问题
Here's what I've got so far:
Optional<Foo> firstChoice = firstChoice();
Optional<Foo> secondChoice = secondChoice();
return Optional.ofNullable(firstChoice.orElse(secondChoice.orElse(null)));
This strikes me as both hideous and wasteful. If firstChoice is present I am needlessly computing secondChoice.
There's also a more efficient version:
Optional<Foo> firstChoice = firstChoice();
if(firstChoice.isPresent()) {
return firstChoice;
} else {
return secondChoice();
}
Here I can't chain some mapping function to the end without either duplicating the mapper or declaring another local variable. All of this makes the code more complicated than the actual problem being solved.

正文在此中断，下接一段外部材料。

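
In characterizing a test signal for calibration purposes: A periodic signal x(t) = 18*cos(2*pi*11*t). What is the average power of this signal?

Average power of A*cos(wt) is A^2/2.
P = 18^2 / 2 = 324/2 = 162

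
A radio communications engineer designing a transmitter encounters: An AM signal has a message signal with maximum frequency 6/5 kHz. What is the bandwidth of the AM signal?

In AM (double-sideband), the bandwidth is twice the message frequency.
BW = 2 * f_m = 2 * 6/5 kHz = 12/5 kHz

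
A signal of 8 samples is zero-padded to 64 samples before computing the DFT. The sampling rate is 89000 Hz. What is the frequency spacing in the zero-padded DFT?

Original DFT: N = 8, resolution = f_s/N = 89000/8 = 11125 Hz
Zero-padded DFT: N = 64, resolution = f_s/N = 89000/64 = 11125/8 Hz
Zero-padding interpolates the spectrum (finer frequency grid)
but does NOT improve the true spectral resolution (ability to resolve close frequencies).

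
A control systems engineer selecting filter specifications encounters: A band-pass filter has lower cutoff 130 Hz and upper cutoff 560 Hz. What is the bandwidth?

Bandwidth = f_high - f_low
= 560 Hz - 130 Hz = 430 Hz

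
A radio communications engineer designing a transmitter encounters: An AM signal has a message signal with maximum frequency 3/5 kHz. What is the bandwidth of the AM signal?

In AM (double-sideband), the bandwidth is twice the message frequency.
BW = 2 * f_m = 2 * 3/5 kHz = 6/5 kHz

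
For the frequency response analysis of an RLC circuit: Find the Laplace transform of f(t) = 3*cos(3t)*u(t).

Standard pair: cos(wt)*u(t) <-> s/(s^2+w^2)
With w = 3: L{3*cos(3t)*u(t)} = 3s/(s^2+9)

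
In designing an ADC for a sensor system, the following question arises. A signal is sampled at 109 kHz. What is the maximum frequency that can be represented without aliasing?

The maximum frequency that can be represented without aliasing
is the Nyquist frequency: f_max = f_s / 2 = 109 kHz / 2 = 109/2 kHz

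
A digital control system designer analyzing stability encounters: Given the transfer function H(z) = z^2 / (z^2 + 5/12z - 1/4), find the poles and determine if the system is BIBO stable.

Poles are roots of the denominator: z^2 + 5/12z - 1/4 = 0.
Quadratic formula: z = [-(5/12) +/- sqrt((5/12)^2 - 4*(-1/4))] / 2
Discriminant = 25/144 + 1 = 169/144; sqrt = 13/12.
z = (-5/12 +/- 13/12) / 2 => z = 1/3 or z = -3/4.
|p1| = 1/3, |p2| = 3/4.
For BIBO stability, all poles must lie inside the unit circle (|p| < 1).
System is STABLE since both |p| < 1.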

I'd much rather be writing this:
return firstChoice().alternatively(secondChoice());
However Optional::alternatively obviously doesn't exist. Now what?
回答1:
Try this:
firstChoice().map(Optional::of)
.orElseGet(this::secondChoice);
The map method gives you an Optional<Optional<Foo>>. Then, the orElseGet method flattens this back to an Optional<Foo>. The secondChoice method will only be evaluated if firstChoice() returns the empty optional.
回答2:
You can simply replace that with,
Optional<Foo> firstChoice = firstChoice();
return firstChoice.isPresent()? firstChoice : secondChoice();
The above code won't call unless firstChoice.isPresent() is false.
But you have to be prepare to call both functions to get the desired output. There is no other way to escape the checking.

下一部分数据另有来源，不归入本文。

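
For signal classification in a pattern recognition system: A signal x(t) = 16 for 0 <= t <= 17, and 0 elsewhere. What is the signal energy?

Energy = integral of |x(t)|^2 dt over the signal duration
= 16^2 * 17 = 256 * 17 = 4352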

- Best case is First choice returning true.
- Worst case will be First choice returning false, hence another method call for second choice.
回答3:
Maybe something like this :
Optional<String> finalChoice = Optional.ofNullable(firstChoice()

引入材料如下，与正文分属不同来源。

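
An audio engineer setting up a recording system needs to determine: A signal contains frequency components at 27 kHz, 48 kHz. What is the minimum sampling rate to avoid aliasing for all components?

The highest frequency component is f_max = 48 kHz.
Nyquist rate = 2 * f_max = 2 * 48 kHz = 96 kHz.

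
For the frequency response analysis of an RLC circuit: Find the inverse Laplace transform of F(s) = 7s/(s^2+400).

Standard pair: s/(s^2+w^2) <-> cos(wt)*u(t)
With k=7, w=20: f(t) = 7*cos(20t)*u(t)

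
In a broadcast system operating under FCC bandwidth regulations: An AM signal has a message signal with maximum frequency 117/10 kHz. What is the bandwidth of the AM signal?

In AM (double-sideband), the bandwidth is twice the message frequency.
BW = 2 * f_m = 2 * 117/10 kHz = 117/5 kHz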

.orElseGet(() -> secondChoice()
.orElseGet(() -> null)));
From : Chaining Optionals in Java 8
回答4:
Here's the generalization of @marstran solution for any number of optionals:
@SafeVarargs
public static <T> Optional<T> selectOptional(Supplier<Optional<T>>... optionals) {
return Arrays.stream(optionals)
.reduce((s1, s2) -> () -> s1.get().map(Optional::of).orElseGet(s2))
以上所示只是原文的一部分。